День за днем, год за годом: пашня, покос, молотьба; зимой, чтобы добыть лишний кусок хлеба, охотилась, летом рыбачила. Мужская работа сделала Настю грубоватой, по-мужски смекалистой и выносливой.
Незаметно, как июньская сенокосная пора, прошла молодость. Не было у Насти часу ходить в луга, где водились хороводы, и подруг не было, все с мужиками в поле: пашня, покос, молотьба, охота…
Повырастали сестры, попросили благословения замуж. Брат тоже женился, в Москву уехал… Выполнена материнская заповедь – пора бы и о себе подумать. Поздно! Уже не Настей, а Антонихой зовут ее в селе. Да и трудно было менять проторенное русло жизни: землю полюбила, к охоте пристрастилась.
За доброту, честность и справедливость выбрали Антониху председателем сельского комитета бедноты. С той трудной поры укрепилось за Антонихой ласковое прозвище «мирской матери». После, двадцать лет подряд, выбирали эту почти неграмотную женщину народным заседателем. И нет на селе человека, который сказал бы, что Антониха хоть раз покривила душой, не заступилась за обиженного и отпустила виновного.
Первой вступила в колхоз.
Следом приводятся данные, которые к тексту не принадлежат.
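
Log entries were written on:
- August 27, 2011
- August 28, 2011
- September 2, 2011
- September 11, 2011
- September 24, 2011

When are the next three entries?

Gaps: 1, 5, 9, 13 days — each gap is 4 larger than the previous one.
Next gap: 17 days. September 24, 2011 + 17 days = October 11, 2011.
Next gap: 21 days. October 11, 2011 + 21 days = November 1, 2011.
Next gap: 25 days. November 1, 2011 + 25 days = November 26, 2011.

October 11, 2011; November 1, 2011; November 26, 2011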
И по селу пронеслось: «Антониха записалась». И уж не надо было агитировать мужиков.
Вынесла все тяготы первых лет жизни колхоза: опять пахала, косила, молотила, воевала с кулаками. Была лесничихой и председателем сельсовета…
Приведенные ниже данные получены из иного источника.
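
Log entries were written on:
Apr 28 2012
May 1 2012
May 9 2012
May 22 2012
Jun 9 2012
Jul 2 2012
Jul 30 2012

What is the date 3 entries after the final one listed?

Gaps: 3, 8, 13, 18, 23, 28 days — each gap is 5 larger than the previous one.
Next gap: 33 days. Jul 30 2012 + 33 days = Sep 1 2012.
Next gap: 38 days. Sep 1 2012 + 38 days = Oct 9 2012.
Next gap: 43 days. Oct 9 2012 + 43 days = Nov 21 2012.

Nov 21 2012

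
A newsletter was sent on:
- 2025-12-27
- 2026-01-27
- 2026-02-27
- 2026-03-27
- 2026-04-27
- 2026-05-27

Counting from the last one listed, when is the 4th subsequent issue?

2026-09-27

Gaps: 31, 31, 28, 31, 30 days — not constant. Every event is on the 27th of the month.
Pattern: the 27th of each month.
June 2026: 2026-06-27.
Next: July 2026 → 2026-07-27.
Next: August 2026 → 2026-08-27.
Next: September 2026 → 2026-09-27.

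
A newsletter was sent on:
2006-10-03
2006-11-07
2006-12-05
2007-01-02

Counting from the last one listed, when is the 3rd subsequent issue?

These are Tuesdays at 28- or 35-day spacing (35, 28, 28).
The pattern: 1st Tuesday of the month.
1st Tuesday of February 2007: 2007-02-06.
1st Tuesday of March 2007: 2007-03-06.
1st Tuesday of April 2007: 2007-04-03.

2007-04-03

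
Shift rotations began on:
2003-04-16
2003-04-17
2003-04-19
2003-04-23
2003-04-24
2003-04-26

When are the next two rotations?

Gaps: 1, 2, 4, 1, 2 days — not constant, but cyclic with period 3.
The events fall on every Wednesday, Thursday and Saturday.
The following Wednesday is 2003-04-30.
Next Thursday: 2003-05-01.

2003-04-30, 2003-05-01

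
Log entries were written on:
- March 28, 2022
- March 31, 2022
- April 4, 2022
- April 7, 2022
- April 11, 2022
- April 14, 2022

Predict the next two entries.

April 18, 2022; April 21, 2022

Gaps: 3, 4, 3, 4, 3 days — not constant, but cyclic with period 2.
The events fall on every Monday and Thursday.
The following Monday is April 18, 2022.
The following Thursday is April 21, 2022.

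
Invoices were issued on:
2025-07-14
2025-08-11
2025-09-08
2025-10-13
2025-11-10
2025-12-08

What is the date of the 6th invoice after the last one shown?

2026-06-08

Gaps: 28, 28, 35, 28, 28 days — a mix of 28 and 35. Every date is a Monday.
Each is the 2nd Monday of its month.
2nd Monday of January 2026: 2026-01-12.
February 2026 — 2nd Monday is 2026-02-09.
2nd Monday of March 2026: 2026-03-09.
2nd Monday of April 2026: 2026-04-13.
2nd Monday of May 2026: 2026-05-11.
June 2026 — 2nd Monday is 2026-06-08.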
Чего только не умеют делать золотые руки этой не балованной жизнью женщины! Самый лучший в селе сад – у Антонихи. Антониха может починить замок и сшить сапоги. Во время войны, когда было разграблено и сметено село над Доном, чинила обувку, клеила односельчанам бахилы из автомобильной резины, из старых ведер делала распространенные в войну мельницы-терки. Не далее как три года назад своими руками новую избу поставила.
В сенях этой хаты пахнет мятой и какими-то лесными травами. Приглядевшись, в темном углу можно заметить нанизанные на нитку грибы, олений рог, гроздья прошлогодней рябины, заячьи шкурки, растянутые на досках… Это все лесные трофеи Антонихи. Лес и речка давно уже стали для нее вторым домом.
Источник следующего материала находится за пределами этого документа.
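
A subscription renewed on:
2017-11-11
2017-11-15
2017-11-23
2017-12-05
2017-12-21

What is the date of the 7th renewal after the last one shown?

2018-08-02

Intervals are 4, 8, 12, 16 days — an arithmetic progression with common difference 4.
Next gap: 20 days. 2017-12-21 + 20 days = 2018-01-10.
Next gap: 24 days. 2018-01-10 + 24 days = 2018-02-03.
Next gap: 28 days. 2018-02-03 + 28 days = 2018-03-03.
Next gap: 32 days. 2018-03-03 + 32 days = 2018-04-04.
Next gap: 36 days. 2018-04-04 + 36 days = 2018-05-10.
Next gap: 40 days. 2018-05-10 + 40 days = 2018-06-19.
Next gap: 44 days. 2018-06-19 + 44 days = 2018-08-02.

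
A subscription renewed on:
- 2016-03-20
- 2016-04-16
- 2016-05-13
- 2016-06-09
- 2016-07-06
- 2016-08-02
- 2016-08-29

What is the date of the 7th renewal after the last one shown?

2017-03-06

Every event comes 27 days after the last (27, 27, 27, 27, 27, 27).
2016-08-29 + 27 days = 2016-09-25.
2016-09-25 + 27 days = 2016-10-22.
2016-10-22 + 27 days = 2016-11-18.
2016-11-18 + 27 days = 2016-12-15.
2016-12-15 + 27 days = 2017-01-11.
2017-01-11 + 27 days = 2017-02-07.
2017-02-07 + 27 days = 2017-03-06.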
– Скучно в лесу одной-то? – спросил я.
– О, милый, нешто я одна! Гляди-ка, сколько птичьих голосов, сколько шорохов кругом… И на реке тоже хорошо. Умирать буду, закажу, чтобы на круче похоронили, чтобы лес и воду было видно… Для меня лес и речка – что песня. Так-то вот, человек хороший.
– А что, Антоновна, и вправду плавать не умеешь? – напомнил я разговор при первой встрече.
– Истинно. Не держусь на воде. Сколько ни училась, не держусь, и все.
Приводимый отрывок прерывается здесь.